The need for the combined use of Q. cortex extract and enzymatic preparation has been shown in the results of previous studies [22-24], which have revealed a manifestation of the tolerance of biologically active substances to gastric content, low pH and bile salts, indicating that tannins can also be used to increase the synergistic effect on the intestinal microbiome. In addition, it is known that xylanase, which is part of an enzymatic preparation against the background of a diet with high wheat content, reduces the pathological effects of Clostridium perfringens in broiler chickens [25]. The mechanism of action of glucoamylase and β-glucanase can also be associated with the cleavage and oxidation of glucose to produce gluconic acid and hydrogen peroxide [26], reducing the viscosity of intestinal contents. Accumulating up to a certain level in the organism, hydrogen peroxide inhibits the spread of pathogenic bacteria.

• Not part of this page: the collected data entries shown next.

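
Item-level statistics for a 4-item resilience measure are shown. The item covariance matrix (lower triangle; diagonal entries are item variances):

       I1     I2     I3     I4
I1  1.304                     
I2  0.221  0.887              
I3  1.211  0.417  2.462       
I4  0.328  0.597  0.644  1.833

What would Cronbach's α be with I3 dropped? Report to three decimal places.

Cronbach's α = 0.544

Remaining items: I1, I2, I4 (k = 3).
sum of item variances = 1.304 + 0.887 + 1.833 = 4.024
total variance = 4.024 + 2 × 1.146 = 6.316
α (item deleted) = (3/2)·(1 − 4.024/6.316) = 0.544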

As for the effect of reducing triglycerides in the blood, some authors have observed a decrease in lipid oxidation in the body against a background of increased productivity after adding tannins to the ration of birds [27].

The increase in iron in organs and tissues of experimental birds is probably related to the ability of tannins to deprive iron (one of the mechanisms of positive action) through inhibition of complex forming enzymes in bacteria [28,29]. Since iron is essential for the vital activity of most pathogenic bacteria [30], this can have a positive effect on poultry health; in this case, additional studies are needed.

The decreased content of monocytes and granulocytes is probably explained by the stress of the immune system as a result of activation of the metabolism in the body of bird. Other researchers [31] earlier noted the effect of tannin on the direct modulation of the immune system of chickens as one of the mechanisms of action.

Conclusion

In the experiment, it was shown for the first time that the inclusion of Q. cortex extract in the enzyme-containing diet (anti-quarantine substances) was found to increase the productivity of poultry.

Authors’ Contributions

GKD and ASU designed the plan of work. NMK, AFR, and BSN conducted the experiment, carried out the laboratory work and analyzed the results. GKD and ASU drafted the manuscript. All authors read and approved the final manuscript.